The relevant facts are not in dispute. The United Kingdom has presided over one of the largest and least-managed immigration expansions — and, specifically, Muslim population expansions — in modern Western history. Applications for asylum, legitimate or not, have surged. Vetting has been porous. Integration has been an afterthought. And communities that were never consulted have borne the consequences most acutely. They have been told, repeatedly, that their discomfort reflects moral failure on their part rather than policy failure on the government's part.

That is British snobbishness at its absolute worst. Call this, instead, what it is: social transformation without representation. And ruinous social transformation, at that.

At some point, the people who actually live with the consequences of the elite's destructive policies cease asking permission to be heard.
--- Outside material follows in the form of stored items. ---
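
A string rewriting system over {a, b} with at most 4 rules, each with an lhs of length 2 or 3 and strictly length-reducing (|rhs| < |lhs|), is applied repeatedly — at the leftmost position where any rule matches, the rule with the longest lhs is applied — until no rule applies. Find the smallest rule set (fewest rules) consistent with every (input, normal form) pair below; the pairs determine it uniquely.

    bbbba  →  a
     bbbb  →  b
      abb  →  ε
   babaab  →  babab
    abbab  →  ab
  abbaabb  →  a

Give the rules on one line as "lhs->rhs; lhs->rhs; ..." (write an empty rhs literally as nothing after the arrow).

abb->; baa->ba; bb->b; bba->a

  | bbbba => bbba => bba => a
  | bbbb => bbb => bb => b
  | abb => ε
  | babaab => babab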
The answer is not to excuse violence but to take the underlying grievances seriously before the violence erupts in the first place.

Starmer does not want to have that conversation. The BBC does not want to have that conversation. The New York Times most certainly does not want to have that conversation.

But Belfast is having it — and it's ugly.

Worse, it may not stop anytime soon. Because unless Western governments stop treating skepticism of mass migration as a thought crime and start treating it as a legitimate concern, the fires will keep burning.